On Tuesday, lawmakers in the United Kingdom’s (UK) Parliament voted to reject a limited timeframe for reviewing legislation related to Brexit. This means the UK will most likely not be leaving the European Union (EU) by Prime Minister Boris Johnson’s October 31st deadline. It is likely that the EU will approve a third Brexit extension to prevent a no-deal Brexit from occurring. Prime Minister Johnson announced on Thursday that he will be asking UK lawmakers to approve a general election to be held December 12th which he believes will allow more time for Parliament to ratify his current Brexit plan.
In its World Economic Outlook, The International Monetary Fund (IMF) reduced its projected growth rate for China’s economy next year to 5.8%, which is a reduction from the 6.1% forecast for 2019. Though the IMF projects a slowdown for China’s economy, it forecasts a recovery in the global economy. After an anticipated slowdown to 3% this year, the IMF expects a global economic growth rebound to 3.4% in 2020.

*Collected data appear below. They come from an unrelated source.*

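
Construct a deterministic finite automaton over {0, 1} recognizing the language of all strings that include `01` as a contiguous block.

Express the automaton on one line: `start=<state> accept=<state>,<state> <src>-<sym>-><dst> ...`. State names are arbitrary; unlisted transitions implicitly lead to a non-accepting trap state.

start=s0 accept=s2 s0-0->s1 s0-1->s0 s1-0->s1 s1-1->s2 s2-0->s2 s2-1->s2

States s0..s1 record the length of the longest prefix of `01` that matches the current input suffix. Reaching s2 means `01` has been seen, and we stay there forever. Accept from s2.
With 3 states:
        0   1  
>  s0   s1  s0 
   s1   s1  s2 
 * s2   s2  s2 
(> = start, * = accepting)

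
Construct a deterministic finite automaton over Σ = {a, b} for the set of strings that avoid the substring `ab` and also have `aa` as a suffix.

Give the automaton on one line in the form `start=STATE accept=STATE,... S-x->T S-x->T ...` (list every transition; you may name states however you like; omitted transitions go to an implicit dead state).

start=S0 accept=S2 S0-a->S1 S0-b->S0 S1-a->S2 S1-b->S3 S2-a->S2 S2-b->S3 S3-a->S4 S3-b->S3 S4-a->S5 S4-b->S3 S5-a->S5 S5-b->S3

Build one automaton per condition and run them in lockstep. The first has 3 states tracking partial matches of the forbidden pattern `ab`; the second has 3 states tracking how much of the suffix `aa` has currently been matched. A product state is a pair (one from each), accepting exactly when both do.
        a   b  
>  S0   S1  S0 
   S1   S2  S3 
 * S2   S2  S3 
   S3   S4  S3 
   S4   S5  S3 
   S5   S5  S3 
(> = start, * = accepting)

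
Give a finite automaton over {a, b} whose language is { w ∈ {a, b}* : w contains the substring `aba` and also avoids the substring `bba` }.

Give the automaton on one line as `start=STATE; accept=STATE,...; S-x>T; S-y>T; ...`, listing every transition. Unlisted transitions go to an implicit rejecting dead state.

start=s0; accept=s5,s7,s9; s0-a>s1; s0-b>s2; s1-a>s1; s1-b>s3; s2-a>s1; s2-b>s4; s3-a>s5; s3-b>s4; s4-a>s6; s4-b>s4; s5-a>s5; s5-b>s7; s6-a>s6; s6-b>s8; s7-a>s5; s7-b>s9; s8-a>s10; s8-b>s11; s9-a>s10; s9-b>s9; s10-a>s10; s10-b>s10; s11-a>s6; s11-b>s11

Handle the two conditions separately and then intersect. The first has 4 states tracking whether and how much of `aba` has been seen; the second has 4 states tracking partial matches of the forbidden pattern `bba`. A product state is a pair (one from each), accepting exactly when both do.
          a    b  
>  s0     s1   s2 
   s1     s1   s3 
   s2     s1   s4 
   s3     s5   s4 
   s4     s6   s4 
 * s5     s5   s7 
   s6     s6   s8 
 * s7     s5   s9 
   s8    s10  s11 
 * s9    s10   s9 
   s10   s10  s10 
   s11    s6  s11 
(> = start, * = accepting)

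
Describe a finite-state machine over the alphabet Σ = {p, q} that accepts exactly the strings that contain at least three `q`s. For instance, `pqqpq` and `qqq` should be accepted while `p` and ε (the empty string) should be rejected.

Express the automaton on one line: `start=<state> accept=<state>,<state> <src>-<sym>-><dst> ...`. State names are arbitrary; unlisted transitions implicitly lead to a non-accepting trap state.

Only the number of `q`s matters, and only up to 4. Make a chain A → B → C → D → E advanced by each `q` (with E absorbing); every other symbol self-loops. The accepting set is {D, E}.
A 5-state machine:
       p  q 
>  A   A  B 
   B   B  C 
   C   C  D 
 * D   D  E 
 * E   E  E 
(> = start, * = accepting)

start=A accept=D,E A-p->A A-q->B B-p->B B-q->C C-p->C C-q->D D-p->D D-q->E E-p->E E-q->E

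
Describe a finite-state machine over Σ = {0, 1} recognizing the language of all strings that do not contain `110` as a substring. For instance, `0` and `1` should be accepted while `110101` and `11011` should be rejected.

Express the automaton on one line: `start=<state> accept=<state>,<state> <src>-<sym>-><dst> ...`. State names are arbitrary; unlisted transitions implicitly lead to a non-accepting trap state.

This is the complement of 'contains `110`'. Use the same substring-matching states — s0 through s3 holding how much of `110` has just been matched — but flip the accepting set: everything except the trap s3 accepts.
A 4-state machine:
        0   1  
>* s0   s0  s1 
 * s1   s0  s2 
 * s2   s3  s2 
   s3   s3  s3 
(> = start, * = accepting)

start=s0 accept=s0,s1,s2 s0-0->s0 s0-1->s1 s1-0->s0 s1-1->s2 s2-0->s3 s2-1->s2 s3-0->s3 s3-1->s3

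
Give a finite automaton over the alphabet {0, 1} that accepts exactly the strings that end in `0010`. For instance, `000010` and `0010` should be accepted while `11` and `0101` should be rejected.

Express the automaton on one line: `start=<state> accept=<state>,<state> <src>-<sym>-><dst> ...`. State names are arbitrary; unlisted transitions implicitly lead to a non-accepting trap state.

start=A accept=E A-0->B A-1->A B-0->C B-1->A C-0->C C-1->D D-0->E D-1->A E-0->C E-1->A

Remember how much of `0010` the current input suffix matches. State A means no match yet; B means the last symbol is `0`; C means the last 2 symbols are `00`; D means the last 3 symbols are `001`; E means the last 4 symbols are `0010`. Only E accepts. On a mismatch, fall back to the longest proper suffix that is still a prefix of `0010`.
With 5 states:
       0  1 
>  A   B  A 
   B   C  A 
   C   C  D 
   D   E  A 
 * E   C  A 
(> = start, * = accepting)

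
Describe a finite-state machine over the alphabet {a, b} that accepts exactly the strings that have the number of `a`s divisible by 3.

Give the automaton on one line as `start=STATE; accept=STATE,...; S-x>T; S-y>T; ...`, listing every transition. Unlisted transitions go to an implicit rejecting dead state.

Keep the running count of `a`s modulo 3: each `a` advances along the cycle q0 → q1 → q2 → q0 while other symbols loop. Accept at q0.
        a   b  
>* q0   q1  q0 
   q1   q2  q1 
   q2   q0  q2 
(> = start, * = accepting)

start=q0; accept=q0; q0-a>q1; q0-b>q0; q1-a>q2; q1-b>q1; q2-a>q0; q2-b>q2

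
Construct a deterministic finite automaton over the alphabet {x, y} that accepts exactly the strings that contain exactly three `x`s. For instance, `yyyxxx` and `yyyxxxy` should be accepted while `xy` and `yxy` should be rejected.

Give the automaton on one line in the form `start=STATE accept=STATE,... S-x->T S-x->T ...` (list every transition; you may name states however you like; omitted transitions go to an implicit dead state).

start=A accept=D A-x->B A-y->A B-x->C B-y->B C-x->D C-y->C D-x->E D-y->D E-x->E E-y->E

Only the number of `x`s matters, and only up to 4. Make a chain A → B → C → D → E advanced by each `x` (with E absorbing); every other symbol self-loops. The accepting set is {D}.
A 5-state machine:
       x  y 
>  A   B  A 
   B   C  B 
   C   D  C 
 * D   E  D 
   E   E  E 
(> = start, * = accepting)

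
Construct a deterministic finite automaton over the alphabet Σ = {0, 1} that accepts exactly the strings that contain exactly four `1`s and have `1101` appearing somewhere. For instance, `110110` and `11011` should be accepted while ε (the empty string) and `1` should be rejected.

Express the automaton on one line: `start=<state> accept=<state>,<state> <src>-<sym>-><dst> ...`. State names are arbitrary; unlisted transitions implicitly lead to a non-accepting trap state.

start=S0 accept=S12 S0-0->S0 S0-1->S1 S1-0->S2 S1-1->S3 S2-0->S2 S2-1->S4 S3-0->S5 S3-1->S6 S4-0->S7 S4-1->S6 S5-0->S7 S5-1->S8 S6-0->S9 S6-1->S10 S7-0->S7 S7-1->S11 S8-0->S8 S8-1->S12 S9-0->S13 S9-1->S12 S10-0->S14 S10-1->S15 S11-0->S13 S11-1->S10 S12-0->S12 S12-1->S16 S13-0->S13 S13-1->S17 S14-0->S18 S14-1->S16 S15-0->S19 S15-1->S15 S16-0->S16 S16-1->S16 S17-0->S18 S17-1->S15 S18-0->S18 S18-1->S20 S19-0->S21 S19-1->S16 S20-0->S21 S20-1->S15 S21-0->S21 S21-1->S20

Build one automaton per condition and run them in lockstep. One (6 states) tracks the count of `1`s, saturating at 5; the other (5 states) tracks whether and how much of `1101` has been seen. Each combined state is a pair, one component from each; accept when both components accept.
A 22-state machine:
          0    1  
>  S0     S0   S1 
   S1     S2   S3 
   S2     S2   S4 
   S3     S5   S6 
   S4     S7   S6 
   S5     S7   S8 
   S6     S9  S10 
   S7     S7  S11 
   S8     S8  S12 
   S9    S13  S12 
   S10   S14  S15 
   S11   S13  S10 
 * S12   S12  S16 
   S13   S13  S17 
   S14   S18  S16 
   S15   S19  S15 
   S16   S16  S16 
   S17   S18  S15 
   S18   S18  S20 
   S19   S21  S16 
   S20   S21  S15 
   S21   S21  S20 
(> = start, * = accepting)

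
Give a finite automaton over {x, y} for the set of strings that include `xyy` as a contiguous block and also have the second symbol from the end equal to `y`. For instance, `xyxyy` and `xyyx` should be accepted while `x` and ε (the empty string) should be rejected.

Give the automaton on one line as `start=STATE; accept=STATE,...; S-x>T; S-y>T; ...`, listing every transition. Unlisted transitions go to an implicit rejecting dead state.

start=S0; accept=S3,S4; S0-x>S1; S0-y>S0; S1-x>S1; S1-y>S2; S2-x>S1; S2-y>S3; S3-x>S4; S3-y>S3; S4-x>S5; S4-y>S6; S5-x>S5; S5-y>S6; S6-x>S4; S6-y>S3

Build one automaton per condition and run them in lockstep. The first has 4 states tracking whether and how much of `xyy` has been seen; the second has 7 states tracking the last 2 symbols read. A product state is a pair (one from each), accepting exactly when both do. After merging equivalent states the machine shrinks.
7 states suffice.
        x   y  
>  S0   S1  S0 
   S1   S1  S2 
   S2   S1  S3 
 * S3   S4  S3 
 * S4   S5  S6 
   S5   S5  S6 
   S6   S4  S3 
(> = start, * = accepting)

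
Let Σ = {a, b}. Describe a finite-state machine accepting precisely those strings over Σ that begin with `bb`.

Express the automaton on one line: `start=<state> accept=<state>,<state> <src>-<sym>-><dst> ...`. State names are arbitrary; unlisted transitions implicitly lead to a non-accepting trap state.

start=S0 accept=S2 S0-a->S3 S0-b->S1 S1-a->S3 S1-b->S2 S2-a->S2 S2-b->S2 S3-a->S3 S3-b->S3

Walk along `bb` while the input agrees: from S0 take `b` to S1, and so on. Any deviation drops to the rejecting sink S3. Once S2 is reached the prefix is confirmed and every continuation is accepted.
With 4 states:
        a   b  
>  S0   S3  S1 
   S1   S3  S2 
 * S2   S2  S2 
   S3   S3  S3 
(> = start, * = accepting)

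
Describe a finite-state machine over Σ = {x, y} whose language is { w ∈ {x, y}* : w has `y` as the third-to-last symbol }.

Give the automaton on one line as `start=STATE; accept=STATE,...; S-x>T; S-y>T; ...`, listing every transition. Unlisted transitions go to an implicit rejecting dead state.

start=A; accept=L,M,N,O; A-x>B; A-y>C; B-x>D; B-y>E; C-x>F; C-y>G; D-x>H; D-y>I; E-x>J; E-y>K; F-x>L; F-y>M; G-x>N; G-y>O; H-x>H; H-y>I; I-x>J; I-y>K; J-x>L; J-y>M; K-x>N; K-y>O; L-x>H; L-y>I; M-x>J; M-y>K; N-x>L; N-y>M; O-x>N; O-y>O

A DFA must remember the last 3 symbols (since which symbol is third-to-last isn't known until the input ends). Use one state per possible window of the last ≤3 symbols; accept from those whose window starts with `y`.
       x  y 
>  A   B  C 
   B   D  E 
   C   F  G 
   D   H  I 
   E   J  K 
   F   L  M 
   G   N  O 
   H   H  I 
   I   J  K 
   J   L  M 
   K   N  O 
 * L   H  I 
 * M   J  K 
 * N   L  M 
 * O   N  O 
(> = start, * = accepting)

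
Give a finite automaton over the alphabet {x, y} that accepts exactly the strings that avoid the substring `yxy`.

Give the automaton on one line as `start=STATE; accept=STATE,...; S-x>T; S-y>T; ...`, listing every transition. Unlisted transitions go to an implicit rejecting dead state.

start=q0; accept=q0,q1,q2; q0-x>q0; q0-y>q1; q1-x>q2; q1-y>q1; q2-x>q0; q2-y>q3; q3-x>q3; q3-y>q3

This is the complement of 'contains `yxy`'. Use the same substring-matching states — q0 through q3 holding how much of `yxy` has just been matched — but flip the accepting set: everything except the trap q3 accepts.
        x   y  
>* q0   q0  q1 
 * q1   q2  q1 
 * q2   q0  q3 
   q3   q3  q3 
(> = start, * = accepting)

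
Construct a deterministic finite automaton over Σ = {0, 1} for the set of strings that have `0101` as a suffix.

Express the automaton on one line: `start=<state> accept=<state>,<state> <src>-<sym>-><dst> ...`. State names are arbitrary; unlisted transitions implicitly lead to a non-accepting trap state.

Let each state record the length of the longest suffix of the input read so far that is also a prefix of `0101`. q1 means the last symbol is `0`; q2 means the last 2 symbols are `01`; q3 means the last 3 symbols are `010`; q4 means the last 4 symbols are `0101`. Accept only at q4, where the string currently ends in `0101`.
        0   1  
>  q0   q1  q0 
   q1   q1  q2 
   q2   q3  q0 
   q3   q1  q4 
 * q4   q3  q0 
(> = start, * = accepting)

start=q0 accept=q4 q0-0->q1 q0-1->q0 q1-0->q1 q1-1->q2 q2-0->q3 q2-1->q0 q3-0->q1 q3-1->q4 q4-0->q3 q4-1->q0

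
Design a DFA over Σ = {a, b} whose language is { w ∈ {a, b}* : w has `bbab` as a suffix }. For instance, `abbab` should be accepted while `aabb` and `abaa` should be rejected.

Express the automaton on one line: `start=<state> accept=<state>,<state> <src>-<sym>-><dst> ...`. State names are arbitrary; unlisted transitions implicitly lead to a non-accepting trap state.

start=S0 accept=S4 S0-a->S0 S0-b->S1 S1-a->S0 S1-b->S2 S2-a->S3 S2-b->S2 S3-a->S0 S3-b->S4 S4-a->S0 S4-b->S2

Remember how much of `bbab` the current input suffix matches. State S0 means no match yet; S1 means the last symbol is `b`; S2 means the last 2 symbols are `bb`; S3 means the last 3 symbols are `bba`; S4 means the last 4 symbols are `bbab`. Only S4 accepts. On a mismatch, fall back to the longest proper suffix that is still a prefix of `bbab`.
A 5-state machine:
        a   b  
>  S0   S0  S1 
   S1   S0  S2 
   S2   S3  S2 
   S3   S0  S4 
 * S4   S0  S2 
(> = start, * = accepting)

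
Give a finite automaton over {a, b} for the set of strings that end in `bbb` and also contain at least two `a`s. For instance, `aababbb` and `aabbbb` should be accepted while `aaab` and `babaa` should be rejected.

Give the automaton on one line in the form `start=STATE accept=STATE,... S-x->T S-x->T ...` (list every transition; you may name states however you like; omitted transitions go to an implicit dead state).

start=S0 accept=S14,S15 S0-a->S1 S0-b->S2 S1-a->S3 S1-b->S4 S2-a->S1 S2-b->S5 S3-a->S6 S3-b->S7 S4-a->S3 S4-b->S8 S5-a->S1 S5-b->S9 S6-a->S6 S6-b->S10 S7-a->S6 S7-b->S11 S8-a->S3 S8-b->S12 S9-a->S1 S9-b->S9 S10-a->S6 S10-b->S13 S11-a->S6 S11-b->S14 S12-a->S3 S12-b->S12 S13-a->S6 S13-b->S15 S14-a->S6 S14-b->S14 S15-a->S6 S15-b->S15

Run two small machines in parallel and take their product. One (4 states) tracks how much of the suffix `bbb` has currently been matched; the other (4 states) tracks the count of `a`s, saturating at 3. Each combined state is a pair, one component from each; accept when both components accept.
A 16-state machine:
          a    b  
>  S0     S1   S2 
   S1     S3   S4 
   S2     S1   S5 
   S3     S6   S7 
   S4     S3   S8 
   S5     S1   S9 
   S6     S6  S10 
   S7     S6  S11 
   S8     S3  S12 
   S9     S1   S9 
   S10    S6  S13 
   S11    S6  S14 
   S12    S3  S12 
   S13    S6  S15 
 * S14    S6  S14 
 * S15    S6  S15 
(> = start, * = accepting)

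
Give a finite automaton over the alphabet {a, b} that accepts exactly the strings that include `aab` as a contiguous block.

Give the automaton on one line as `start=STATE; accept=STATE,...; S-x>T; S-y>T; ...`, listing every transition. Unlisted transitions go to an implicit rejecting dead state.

Track how much of `aab` has been matched so far: state S0 is no progress, S3 is the absorbing accept state reached once `aab` has occurred. Intermediate states record partial matches; on a mismatch, fall back to the longest reusable overlap.
With 4 states:
        a   b  
>  S0   S1  S0 
   S1   S2  S0 
   S2   S2  S3 
 * S3   S3  S3 
(> = start, * = accepting)

start=S0; accept=S3; S0-a>S1; S0-b>S0; S1-a>S2; S1-b>S0; S2-a>S2; S2-b>S3; S3-a>S3; S3-b>S3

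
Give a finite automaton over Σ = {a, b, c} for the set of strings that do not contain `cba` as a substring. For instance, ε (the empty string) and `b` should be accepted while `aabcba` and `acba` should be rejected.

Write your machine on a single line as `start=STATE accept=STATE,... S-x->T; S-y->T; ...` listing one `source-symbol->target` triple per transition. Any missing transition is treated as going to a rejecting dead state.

This is the complement of 'contains `cba`'. Use the same substring-matching states — q0 through q3 holding how much of `cba` has just been matched — but flip the accepting set: everything except the trap q3 accepts.
A 4-state machine:
        a   b   c  
>* q0   q0  q0  q1 
 * q1   q0  q2  q1 
 * q2   q3  q0  q1 
   q3   q3  q3  q3 
(> = start, * = accepting)

start=q0; accept=q0,q1,q2; q0-a->q0; q0-b->q0; q0-c->q1; q1-a->q0; q1-b->q2; q1-c->q1; q2-a->q3; q2-b->q0; q2-c->q1; q3-a->q3; q3-b->q3; q3-c->q3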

Canadian Prime Minister Justin Trudeau’s and his Liberal party won a second term in the national elections held this week. The Liberal party won the most seats in Parliament but fell short of the majority. While the Liberals have the best chance at forming a government, it will have to rely on opposition parties to pass legislation.
Chile has been experiencing its worst civil unrest in decades. Chile’s central bank cut its interest rates for the third time in five months as the unrest threatens to slow economic growth. The board of the central bank met after nearly five days of protests which have left 18 people dead so far. The protests, along with the weakening Chinese demand for copper has created uncertainty for businesses and consumers and has reduced the outlook for investment.
Mass protests have also erupted in Lebanon. What began as a rebellion against new taxes placed on calls made from the app WhatsApp, protests have quickly grown into something greater. It is clear that anger has long been simmering in Lebanon as its people have finally had enough of the corruption and the inept political class that has ruled the country since the 1980s. In response to the protests, Lebanon’s cabinet signed off on a series of reforms including halving the salaries of certain government officials, implementing new levies on banks, and containing waste and corruption.
In President Mario Draghi’s last monetary policy meeting, the European Central Bank (ECB) decided not to change interest rates. ECB officials suggested rates will stay relatively the same or lower until there is evidence to suggest an acceleration of pick prices. Hungary also left its monetary policy unchanged this week. This coming Thursday, Riksbank (Sweden) and Norges Bank (Norway) will announce no monetary policy changes as well.
If China signs a partial trade deal with the US in the coming weeks, they are expected to buy at least $20 billion of US agricultural products in a year and will consider boosting purchases in future rounds of talks. Consequently, market uncertainty regarding the trade war will be reduced which may become a force of market stabilization.
According to a poll by Bloomberg, the majority of economists believe the US Federal Reserve will take a break from cutting interest rates after a 25-basis point rate cut again next week. According to the CME’s FedWatch tool, odds of a cut in the fed funds target rate to 1.50-1.75% are at 94%. However, we believe that the rising conflicts (domestically as well as abroad) may start pushing prices higher next year.
Japan will be announcing a policy decision in the next few days. The Bank of Japan is expected to warn markets of slower economic growth and that policy rates may fall deeper into the negatives.
European banks like Deutsche Bank, HSBC, Credit Suisse, ING, BNP Paribas, and Santander will report third-quarter numbers. Analysts have been downgrading earnings estimates for the last 19 months, so there is little anticipation for optimistic results.